Go, Kylie! You got it, guuurlfriend!

A warm, filmic engrossing album for fans of DJ Shadow and David
Holmes.

It ranges from gorgeously dark, low-down depths (Black Sun, Lopez), to
weaker easy listening down-tempo (Blade, Love Sounds), to Avenger's particular
area of strength - grand, spacious, friendly, meaty, beaty pieces of enjoyable
soundtrack pomp (We Took Pelham, Punisher).

Electronica that positively breathes down your neck. Four stars.

Jul 25, 2007

Reqing out* to retina.IT gets the headnod over stalking Sven Väth and Andrew Weatherall in The Orbit

Cylob

So what musics have been troubling me ears?

Let's begin with Cylob (pictured), who made his name in the 90s remixing the likes of Aphex Twin and Mike Flowers Pops, both of whom sport more hair than they deserve to. The 'lob span his first reel-to-reels in The Orbit club, Leeds, a venue which arguably spawned my Fat Roland career. I remember watching DJs Andrew Weatherall and Sven Väth with intense interest, hovering behind them like a stalker.

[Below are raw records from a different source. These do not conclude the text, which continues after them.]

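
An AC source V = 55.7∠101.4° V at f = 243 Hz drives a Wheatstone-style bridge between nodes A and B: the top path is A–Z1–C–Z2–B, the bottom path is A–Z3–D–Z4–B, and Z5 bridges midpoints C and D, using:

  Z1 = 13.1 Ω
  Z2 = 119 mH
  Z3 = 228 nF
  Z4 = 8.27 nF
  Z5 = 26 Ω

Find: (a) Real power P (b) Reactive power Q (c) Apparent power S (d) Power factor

Step 1 — Angular frequency: ω = 2π·f = 2π·243 = 1527 rad/s.
Step 2 — Component impedances:
  Z1: Z = R = 13.1 Ω
  Z2: Z = jωL = j·1527·0.119 = 0 + j181.7 Ω
  Z3: Z = 1/(jωC) = -j/(ω·C) = 0 - j2873 Ω
  Z4: Z = 1/(jωC) = -j/(ω·C) = 0 - j7.92e+04 Ω
  Z5: Z = R = 26 Ω
Step 3 — Bridge requires nodal analysis (the Z5 bridge couples midpoints C and D, so the two paths cannot be reduced to a simple series/parallel combination). Setting node B to ground and injecting 1 A at node A, the 3-node admittance system at A, C, D solves to V_A = Z_AB = 13.1 + j182 Ω = 182.5∠85.9° Ω.
Step 4 — Source phasor: V = 55.7∠101.4° V = -11.01 + j54.6 V.
Step 5 — Current: I = V / Z = 0.2941 + j0.08163 A = 0.3052∠15.5° A.
Step 6 — Complex power: S = V·I* = 1.22 + j16.95 VA.
Step 7 — Real power: P = Re(S) = 1.22 W.
Step 8 — Reactive power: Q = Im(S) = 16.95 VAR.
Step 9 — Apparent power: |S| = 17 VA.
Step 10 — Power factor: PF = P/|S| = 0.07177 (lagging).

(a) P = 1.22 W  (b) Q = 16.95 VAR  (c) S = 17 VA  (d) PF = 0.07177 (lagging)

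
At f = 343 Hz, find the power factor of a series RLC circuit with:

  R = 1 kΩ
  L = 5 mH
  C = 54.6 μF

Step 1 — Angular frequency: ω = 2π·f = 2π·343 = 2155 rad/s.
Step 2 — Component impedances:
  R: Z = R = 1000 Ω
  L: Z = jωL = j·2155·0.005 = 0 + j10.78 Ω
  C: Z = 1/(jωC) = -j/(ω·C) = 0 - j8.498 Ω
Step 3 — Series combination: Z_total = R + L + C = 1000 + j2.277 Ω = 1000∠0.1° Ω.
Step 4 — Power factor: PF = cos(φ) = Re(Z)/|Z| = 1000/1000 = 1.
Step 5 — Type: Im(Z) = 2.277 ⇒ lagging (phase φ = 0.1°).

PF = 1 (lagging, φ = 0.1°)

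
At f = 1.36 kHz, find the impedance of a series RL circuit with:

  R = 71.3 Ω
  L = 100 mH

Step 1 — Angular frequency: ω = 2π·f = 2π·1360 = 8545 rad/s.
Step 2 — Component impedances:
  R: Z = R = 71.3 Ω
  L: Z = jωL = j·8545·0.1 = 0 + j854.5 Ω
Step 3 — Series combination: Z_total = R + L = 71.3 + j854.5 Ω = 857.5∠85.2° Ω.

Z = 71.3 + j854.5 Ω = 857.5∠85.2° Ω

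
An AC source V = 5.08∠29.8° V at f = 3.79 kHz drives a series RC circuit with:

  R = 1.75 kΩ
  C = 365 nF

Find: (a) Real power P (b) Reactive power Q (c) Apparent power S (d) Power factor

Step 1 — Angular frequency: ω = 2π·f = 2π·3790 = 2.381e+04 rad/s.
Step 2 — Component impedances:
  R: Z = R = 1750 Ω
  C: Z = 1/(jωC) = -j/(ω·C) = 0 - j115.1 Ω
Step 3 — Series combination: Z_total = R + C = 1750 - j115.1 Ω = 1754∠-3.8° Ω.
Step 4 — Source phasor: V = 5.08∠29.8° V = 4.408 + j2.525 V.
Step 5 — Current: I = V / Z = 0.002414 + j0.001601 A = 0.002897∠33.6° A.
Step 6 — Complex power: S = V·I* = 0.01468 - j0.0009653 VA.
Step 7 — Real power: P = Re(S) = 0.01468 W.
Step 8 — Reactive power: Q = Im(S) = -0.0009653 VAR.
Step 9 — Apparent power: |S| = 0.01471 VA.
Step 10 — Power factor: PF = P/|S| = 0.9978 (leading).

(a) P = 0.01468 W  (b) Q = -0.0009653 VAR  (c) S = 0.01471 VA  (d) PF = 0.9978 (leading)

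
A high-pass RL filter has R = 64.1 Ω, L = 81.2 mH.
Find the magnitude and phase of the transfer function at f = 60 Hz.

Step 1 — Angular frequency: ω = 2π·60 = 377 rad/s.
Step 2 — Transfer function: H(jω) = jωL/(R + jωL).
Step 3 — Numerator jωL = j·30.61; denominator R + jωL = 64.1 + j30.61.
Step 4 — H = 0.1857 + j0.3889.
Step 5 — Magnitude: |H| = 0.4309 (-7.3 dB); phase: φ = 64.5°.

|H| = 0.4309 (-7.3 dB), φ = 64.5°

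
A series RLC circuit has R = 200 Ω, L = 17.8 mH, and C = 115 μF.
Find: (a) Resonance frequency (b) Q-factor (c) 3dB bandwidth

Step 1 — Resonance: ω₀ = 1/√(LC) = 1/√(0.0178·0.000115) = 698.9 rad/s.
Step 2 — f₀ = ω₀/(2π) = 111.2 Hz.
Step 3 — Series Q: Q = ω₀L/R = 698.9·0.0178/200 = 0.06221.
Step 4 — Bandwidth: Δω = ω₀/Q = 1.124e+04 rad/s; BW = Δω/(2π) = 1788 Hz.

(a) f₀ = 111.2 Hz  (b) Q = 0.06221  (c) BW = 1788 Hz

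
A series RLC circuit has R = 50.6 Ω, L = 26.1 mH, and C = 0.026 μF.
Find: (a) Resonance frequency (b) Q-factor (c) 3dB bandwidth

Step 1 — Resonance condition Im(Z)=0 gives ω₀ = 1/√(LC).
Step 2 — ω₀ = 1/√(0.0261·2.6e-08) = 3.839e+04 rad/s.
Step 3 — f₀ = ω₀/(2π) = 6110 Hz.
Step 4 — Series Q: Q = ω₀L/R = 3.839e+04·0.0261/50.6 = 19.8.
Step 5 — 3dB bandwidth: Δω = ω₀/Q = 1939 rad/s; BW = Δω/(2π) = 308.6 Hz.

(a) f₀ = 6110 Hz  (b) Q = 19.8  (c) BW = 308.6 Hz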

As I left the club, I had a lucid moment when I decided, with a theatrical flourish, that yes the world needed my DJing skills. (It didn't, but I went into DJing anyway.)

Cylob's new track Rock The Trojan Fader isn't as immediate as his lovable classic Cut The Midrange Drop The Bass, but it has the same playfulness and eccentricity. Vocoded voices dance up and down analogue keyboards while everything else collapses into a heap of flurried beats.

It bodes well for new album Trojan Fader Style, which I haven't bothered to listen to yet because it's all one long track.

On to everyone's favourite aging relative, Unkle.

The moment Unkle persuaded arch-miserablist Thom Yorke to wail about rabbits and headlights, I was transfixed like a rabbit in some headlights. Yeah, neat simile, I know. Since that high point last decade, we haven't had much output from the band founded by James Lavelle and David Holmes-collaborator Tim Goldsworthy. So the new Unkle album War Stories should be a rare elixir.

It isn't. It is a decent rock album, and comparisons to Kasabian and Stone Roses are fair. The opening tune Chemistry reminds me of Puff Diddly's ridiculously entertaining Come With Me: that's not necessarily a good thing.

But the Fat Roland blog is about electronica, and when Unkle are collaborating with the likes of Josh Homme and The Cult's Ian Astbury, it just ain't gonna ring my bell.

Like former member DJ Shadow, they seem to have found a formula that works. Generally. Most of the time. Kind of. They just need to move on from trip-hop rock crossovers, which were vogue about 52 years ago.

Back to the good music. When I played retina.IT's infectious Tetsub at Manchester's TV21 bar recentlly, I was overwhelmed with a head-noddy Req moment. Anyone who's got into Req will understand me.

retina.IT have now released Semeion, a greatest hits of sorts, full of mid-tempo glitchy bleeps and distorted yet distant funk.

Their studio lies within erupting distance of Mount Vesuvius, and I wonder if they haven't got a satellite or two picking up the sinister clicks and scrapes sprinkled across this sparse, lunar album.

It's such a pleasing effort, lying somewhere between the coldness of Robin Rimbaud and the chunkiness of Clark, that I'm going to give this the head nod over Cylob and Unkle.

I'm careful about who I hyperlink to on this site. Thankfully, I got through this post without mentioning that Unkle used to record in Meatloaf's recording studio. Ah dammit, there's a link to Meatloaf. Oy, stop linking to Meatloaf. Aaw look, Blogger's gone and put a label down there too...

*yes, Reqing out. I just invented it.